Although "The Great War" was to cast its shadow over the rest of the twentieth century - reading a history of the events of mid-1914 is a sobering experience, with its litany of all-too-familiar places: Serbia, Bosnia, Sarajevo. However, I can only think of a single great musical work which is clearly a reaction to that cataclysmic event: Elgar's Cello Concerto.
The first half of Saturday evening's concert closed with a stunning performance of what is, for me, the greatest of all concertante works for the instrument. Elspeth Poole gave a most eloquent and virtuosic account of the solo part, with immaculate intonation, fine tone and a maturity beyond her relatively tender years. From the dramatic opening gesture to its deeply poignant return at the work's close she did not put a foot - of rather, a finger - wrong.
Norman Nelson and the Sooke Philharmonic provided an accompaniment fully worthy of their soloist, with excellent coordination in rubato passages. Despite the occasional minor hiccup, the orchestra played extremely well - so well, in fact, that I was reminded several times of just how great an orchestrator Elgar was.

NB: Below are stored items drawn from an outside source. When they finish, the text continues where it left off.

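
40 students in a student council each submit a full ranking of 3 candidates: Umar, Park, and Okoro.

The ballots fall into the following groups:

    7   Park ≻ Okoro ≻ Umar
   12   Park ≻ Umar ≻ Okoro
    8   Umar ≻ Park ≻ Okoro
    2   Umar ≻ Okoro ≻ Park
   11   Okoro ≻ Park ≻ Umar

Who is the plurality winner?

Park

First-place vote totals:
  Umar: 10
  Park: 19
  Okoro: 11
Park has the most first-place votes.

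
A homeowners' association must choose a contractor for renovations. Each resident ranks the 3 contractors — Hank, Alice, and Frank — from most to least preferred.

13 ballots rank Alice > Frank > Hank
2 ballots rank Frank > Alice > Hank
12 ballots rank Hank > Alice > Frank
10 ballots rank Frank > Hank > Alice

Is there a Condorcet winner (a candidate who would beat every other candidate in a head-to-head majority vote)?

Head-to-head results (37 voters total):
Hank vs Alice: Hank wins 22–15.
Hank vs Frank: Frank wins 25–12.
Alice vs Frank: Alice wins 25–12.
No candidate beats all others: Hank beats Alice beats Frank beats Hank, a majority cycle.

No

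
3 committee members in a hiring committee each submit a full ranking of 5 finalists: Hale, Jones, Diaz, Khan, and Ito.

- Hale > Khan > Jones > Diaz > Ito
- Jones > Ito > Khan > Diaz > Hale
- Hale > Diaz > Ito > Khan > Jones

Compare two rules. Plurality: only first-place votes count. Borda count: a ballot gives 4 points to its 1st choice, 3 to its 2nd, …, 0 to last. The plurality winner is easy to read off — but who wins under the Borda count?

Plurality first-place counts: Hale 2, Jones 1, Diaz 0, Khan 0, Ito 0 → Hale.
Borda totals: Hale 8, Jones 6, Diaz 5, Khan 6, Ito 5 → Hale.

Hale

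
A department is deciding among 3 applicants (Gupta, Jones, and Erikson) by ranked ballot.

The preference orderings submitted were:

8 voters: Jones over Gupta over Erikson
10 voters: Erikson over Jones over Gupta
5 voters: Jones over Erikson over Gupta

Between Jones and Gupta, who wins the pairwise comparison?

Jones

Ballots ranking Jones above Gupta: 8+10+5 = 23.
Ballots ranking Gupta above Jones: 0.
Jones wins the head-to-head, 23–0.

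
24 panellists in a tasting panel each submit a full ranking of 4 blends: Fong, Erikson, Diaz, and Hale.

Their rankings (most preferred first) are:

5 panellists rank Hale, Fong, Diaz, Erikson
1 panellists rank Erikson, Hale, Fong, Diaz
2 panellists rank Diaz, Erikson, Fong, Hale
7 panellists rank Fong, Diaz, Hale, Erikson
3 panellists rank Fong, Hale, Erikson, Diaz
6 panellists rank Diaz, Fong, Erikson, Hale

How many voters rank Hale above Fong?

6

Ballots ranking Hale above Fong: 5+1 = 6.
Ballots ranking Fong above Hale: 2+7+3+6 = 18.
So 6 of 24 voters prefer Hale to Fong.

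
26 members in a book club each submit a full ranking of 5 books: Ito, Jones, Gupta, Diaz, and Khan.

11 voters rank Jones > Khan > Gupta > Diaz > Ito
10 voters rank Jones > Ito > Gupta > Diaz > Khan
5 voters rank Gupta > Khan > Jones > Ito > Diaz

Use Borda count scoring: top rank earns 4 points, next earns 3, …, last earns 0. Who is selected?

Borda scores:
  Ito: 11·0 + 10·3 + 5·1 = 35
  Jones: 11·4 + 10·4 + 5·2 = 94
  Gupta: 11·2 + 10·2 + 5·4 = 62
  Diaz: 11·1 + 10·1 + 5·0 = 21
  Khan: 11·3 + 10·0 + 5·3 = 48
Jones has the highest total.

Jones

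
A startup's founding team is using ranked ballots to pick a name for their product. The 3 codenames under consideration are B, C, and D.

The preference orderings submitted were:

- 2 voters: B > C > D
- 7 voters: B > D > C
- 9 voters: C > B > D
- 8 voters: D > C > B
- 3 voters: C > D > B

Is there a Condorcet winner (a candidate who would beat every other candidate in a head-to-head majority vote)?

Head-to-head results (29 voters total):
B vs C: C wins 20–9.
B vs D: B wins 18–11.
C vs D: D wins 15–14.
No candidate beats all others: B beats D beats C beats B, a majority cycle.

No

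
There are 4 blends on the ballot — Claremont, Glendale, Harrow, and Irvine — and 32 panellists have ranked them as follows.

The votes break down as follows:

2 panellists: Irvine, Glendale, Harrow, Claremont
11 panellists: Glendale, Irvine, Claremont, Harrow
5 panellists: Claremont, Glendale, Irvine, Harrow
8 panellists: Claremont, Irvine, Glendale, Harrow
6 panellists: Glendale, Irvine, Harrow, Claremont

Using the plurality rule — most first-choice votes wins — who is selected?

First-place vote totals:
  Claremont: 13
  Glendale: 17
  Harrow: 0
  Irvine: 2
Glendale has the most first-place votes.

Glendale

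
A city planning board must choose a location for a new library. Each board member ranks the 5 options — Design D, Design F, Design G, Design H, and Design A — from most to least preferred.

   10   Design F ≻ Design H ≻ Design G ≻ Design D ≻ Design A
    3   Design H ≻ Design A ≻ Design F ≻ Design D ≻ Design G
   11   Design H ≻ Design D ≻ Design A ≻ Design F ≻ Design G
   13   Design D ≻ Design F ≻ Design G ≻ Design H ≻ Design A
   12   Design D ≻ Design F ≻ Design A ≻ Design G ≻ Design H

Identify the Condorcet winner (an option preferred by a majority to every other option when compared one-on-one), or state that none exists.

Design D

Head-to-head results (49 voters total):
Design D vs Design F: Design D wins 36–13.
Design D vs Design G: Design D wins 39–10.
Design D vs Design H: Design D wins 25–24.
Design D vs Design A: Design D wins 46–3.
Design F vs Design G: Design F wins 49–0.
Design F vs Design H: Design F wins 35–14.
Design F vs Design A: Design F wins 35–14.
Design G vs Design H: Design G wins 25–24.
Design G vs Design A: Design A wins 26–23.
Design H vs Design A: Design H wins 37–12.
Design D beats each rival — Design F (36–13), Design G (39–10), Design H (25–24), Design A (46–3) — so Design D is the Condorcet winner.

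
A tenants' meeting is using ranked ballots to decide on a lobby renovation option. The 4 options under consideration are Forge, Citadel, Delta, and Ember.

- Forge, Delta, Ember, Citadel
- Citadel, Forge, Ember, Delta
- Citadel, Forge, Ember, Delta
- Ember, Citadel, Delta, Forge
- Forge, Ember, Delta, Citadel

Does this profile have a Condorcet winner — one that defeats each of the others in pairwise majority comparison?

Head-to-head results (5 voters total):
Forge vs Citadel: Citadel wins 3–2.
Forge vs Delta: Forge wins 4–1.
Forge vs Ember: Forge wins 4–1.
Citadel vs Delta: Citadel wins 3–2.
Citadel vs Ember: Ember wins 3–2.
Delta vs Ember: Ember wins 4–1.
No candidate beats all others: Forge beats Ember beats Citadel beats Forge, a majority cycle.

No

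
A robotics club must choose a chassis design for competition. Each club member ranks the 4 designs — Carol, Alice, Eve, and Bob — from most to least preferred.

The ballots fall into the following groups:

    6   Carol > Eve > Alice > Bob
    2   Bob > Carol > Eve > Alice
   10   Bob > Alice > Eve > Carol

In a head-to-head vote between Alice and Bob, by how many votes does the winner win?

Ballots ranking Alice above Bob: 6.
Ballots ranking Bob above Alice: 2+10 = 12.
Bob wins 12–6, a margin of 6.

6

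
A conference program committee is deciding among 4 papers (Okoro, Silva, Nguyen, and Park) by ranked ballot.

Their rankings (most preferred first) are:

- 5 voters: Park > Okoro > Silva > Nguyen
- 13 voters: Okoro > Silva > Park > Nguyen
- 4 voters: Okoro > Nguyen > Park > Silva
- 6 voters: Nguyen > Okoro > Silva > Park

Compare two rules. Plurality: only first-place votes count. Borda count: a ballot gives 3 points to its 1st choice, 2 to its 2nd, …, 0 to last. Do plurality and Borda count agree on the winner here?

Plurality first-place counts: Okoro 17, Silva 0, Nguyen 6, Park 5 → Okoro.
Borda totals: Okoro 73, Silva 37, Nguyen 26, Park 32 → Okoro.
The two rules agree on Okoro.

Yes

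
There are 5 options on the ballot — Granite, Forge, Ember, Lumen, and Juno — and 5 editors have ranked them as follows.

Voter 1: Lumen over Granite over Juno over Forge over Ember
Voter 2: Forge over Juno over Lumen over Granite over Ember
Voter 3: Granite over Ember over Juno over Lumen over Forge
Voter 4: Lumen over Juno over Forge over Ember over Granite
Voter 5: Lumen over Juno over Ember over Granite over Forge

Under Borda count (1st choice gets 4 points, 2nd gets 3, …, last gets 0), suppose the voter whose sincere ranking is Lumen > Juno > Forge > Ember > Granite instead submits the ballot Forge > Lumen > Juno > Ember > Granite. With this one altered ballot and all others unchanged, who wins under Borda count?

Lumen

Borda totals with the altered ballot: Granite 9, Forge 9, Ember 6, Lumen 14, Juno 12.
The winner is unchanged: still Lumen.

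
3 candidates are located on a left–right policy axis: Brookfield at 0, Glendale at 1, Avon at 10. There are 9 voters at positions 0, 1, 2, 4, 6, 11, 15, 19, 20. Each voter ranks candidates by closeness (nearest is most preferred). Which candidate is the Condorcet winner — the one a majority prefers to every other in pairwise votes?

Avon

With single-peaked preferences on a line, the Condorcet winner is the candidate closest to the median voter.
The median voter (position 6) is closest to Avon at 10.
Check: Avon vs Brookfield — voters closer to Avon: 5 of 9.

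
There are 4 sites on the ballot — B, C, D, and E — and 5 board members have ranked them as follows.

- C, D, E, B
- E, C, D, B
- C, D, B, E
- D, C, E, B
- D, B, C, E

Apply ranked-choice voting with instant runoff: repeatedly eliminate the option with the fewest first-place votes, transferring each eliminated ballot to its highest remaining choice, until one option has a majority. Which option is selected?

C

Round 1: C 2, D 2, E 1, B 0. B has the fewest and is eliminated.
Round 2: C 2, D 2, E 1. E has the fewest and is eliminated.
Round 3: C 3, D 2. C has a majority.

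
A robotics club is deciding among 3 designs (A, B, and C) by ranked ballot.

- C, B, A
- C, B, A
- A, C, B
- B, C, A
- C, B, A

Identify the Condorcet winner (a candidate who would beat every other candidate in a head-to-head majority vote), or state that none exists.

C

Head-to-head results (5 voters total):
A vs B: B wins 4–1.
A vs C: C wins 4–1.
B vs C: C wins 4–1.
C beats each rival — A (4–1), B (4–1) — so C is the Condorcet winner.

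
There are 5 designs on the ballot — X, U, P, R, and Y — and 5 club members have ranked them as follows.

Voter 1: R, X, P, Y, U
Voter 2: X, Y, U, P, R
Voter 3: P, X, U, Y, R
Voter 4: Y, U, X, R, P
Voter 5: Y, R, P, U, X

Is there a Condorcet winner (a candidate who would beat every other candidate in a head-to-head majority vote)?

Head-to-head results (5 voters total):
X vs U: X wins 3–2.
X vs P: X wins 3–2.
X vs R: X wins 3–2.
X vs Y: X wins 3–2.
U vs P: P wins 3–2.
U vs R: U wins 3–2.
U vs Y: Y wins 4–1.
P vs R: R wins 3–2.
P vs Y: Y wins 3–2.
R vs Y: Y wins 4–1.
X beats each rival — U (3–2), P (3–2), R (3–2), Y (3–2) — so X is the Condorcet winner.

Yes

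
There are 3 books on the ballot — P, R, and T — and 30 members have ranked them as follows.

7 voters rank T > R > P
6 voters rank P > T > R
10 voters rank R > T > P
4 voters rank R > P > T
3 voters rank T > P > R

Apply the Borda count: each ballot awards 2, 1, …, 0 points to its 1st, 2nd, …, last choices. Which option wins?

T

Borda scores:
  P: 7·0 + 6·2 + 10·0 + 4·1 + 3·1 = 19
  R: 7·1 + 6·0 + 10·2 + 4·2 + 3·0 = 35
  T: 7·2 + 6·1 + 10·1 + 4·0 + 3·2 = 36
T has the highest total.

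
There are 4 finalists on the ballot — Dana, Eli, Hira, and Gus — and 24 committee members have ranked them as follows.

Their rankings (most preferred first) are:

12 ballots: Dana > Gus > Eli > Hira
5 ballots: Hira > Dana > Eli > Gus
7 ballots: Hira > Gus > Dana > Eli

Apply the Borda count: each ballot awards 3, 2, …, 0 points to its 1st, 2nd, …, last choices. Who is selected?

Dana

Borda scores:
  Dana: 12·3 + 5·2 + 7·1 = 53
  Eli: 12·1 + 5·1 + 7·0 = 17
  Hira: 12·0 + 5·3 + 7·3 = 36
  Gus: 12·2 + 5·0 + 7·2 = 38
Dana has the highest total.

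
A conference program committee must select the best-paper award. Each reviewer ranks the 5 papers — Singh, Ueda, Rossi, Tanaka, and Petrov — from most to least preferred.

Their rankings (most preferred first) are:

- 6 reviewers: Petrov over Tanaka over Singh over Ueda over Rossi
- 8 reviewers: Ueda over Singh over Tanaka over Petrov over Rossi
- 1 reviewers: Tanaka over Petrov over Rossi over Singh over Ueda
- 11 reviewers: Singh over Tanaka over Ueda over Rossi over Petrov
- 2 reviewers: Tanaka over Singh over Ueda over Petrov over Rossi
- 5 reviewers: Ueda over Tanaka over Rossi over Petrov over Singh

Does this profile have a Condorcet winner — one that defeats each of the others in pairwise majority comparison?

Head-to-head results (33 voters total):
Singh vs Ueda: Singh wins 20–13.
Singh vs Rossi: Singh wins 27–6.
Singh vs Tanaka: Singh wins 19–14.
Singh vs Petrov: Singh wins 21–12.
Ueda vs Rossi: Ueda wins 32–1.
Ueda vs Tanaka: Tanaka wins 20–13.
Ueda vs Petrov: Ueda wins 26–7.
Rossi vs Tanaka: Tanaka wins 33–0.
Rossi vs Petrov: Petrov wins 17–16.
Tanaka vs Petrov: Tanaka wins 27–6.
Singh beats each rival — Ueda (20–13), Rossi (27–6), Tanaka (19–14), Petrov (21–12) — so Singh is the Condorcet winner.

Yes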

My only quibble is that I am not entirely conviced that this really was "Music for Midsummer".
In 1870 Brahms wrote to Hermann Levi: "I'll never get a symphony written. You have no idea of how it feels to hear a giant's footsteps behind you!" After several aborted attempts to compose a symphony - one of which metamorphosed into the first piano concerto - Brahms's Symphony No.1 was finally completed in 1876 - its composer was forty-three - and was promptly dubbed "Beethoven's Tenth" and the main theme of its finale compared to the Ode to Joy.
Brahms was not amused.
It may be fanciful, but I might almost suggest that Nelson intended the famous opening passage to bring to mind those "giant's footsteps". Certainly David Masini's pounding timpani and Nelson's unyielding tempo sounded menacing enough, but it was the sheer, almost overpowering intensity of the playing which made me sit up and take notice.
Surely, I though to myself, they cannot keep up this level of intensity through the entire work. And of course, they didn't - nor should they have; to do so would have done severe damage to the musical fabric.
Nelson brought off a quite magical diminuendo and decelerando at the close of the introduction before launching into a brisk allegro (sans exposition repeat, but I'd forgive almost anything in a performance like this). The orchestral sound was full and resonant, with the contrabassoon (an instrument of whose "bovine flatulence" Brahms seems to have been been inordinately fond) making its inimitable and essential presence felt in the hands of Cuyler Page.
The more than usually cohesive second movement opened with fine string tone and exquisite winds; the third-movement intermezzo was commendably fluid.
The finale opened ominously, the accelerando pizzicato passage was superbly done and the brass chorale (with contrabassoon) sounded glorious. The "big tune" - as Brahms remarked, "only a donkey" would think it similar to Beethoven - was taken at a flowing tempo and brought some lush playing from the violins.
Then came that moment, the hurdle at which so many conductors stumble: the transition from the statement of the theme into the main body of the movement. There is no accelerando marked and none necessary, yet the overwhelming majority of performances I'd heard insert one. Given the volatility of Nelson's conducting - and I mean that in the most complimentary sense possible - I was quite prepared for him to go along with the herd.
I should have given him more credit.
From then on the finale flew by, it seemed, in a heartbeat, building to the white heat of the final pages, where Nelson screwed up the tension inexorably and masterfully.
In the (brief) silence which followed the final notes, I heard a voice from behind me echo the last word I had written in my notebook: "Wow!".
The evening opened with a marvellously contoured performance of Mendelssohn's overture The Hebrides, also (better?) known as "Fingal's Cave".
Too often events keenly anticipated - as I did this one - tend to disappoint.
I have yet to be disappointed by Nelson and the Sooke Phil. A truly magnificent evening.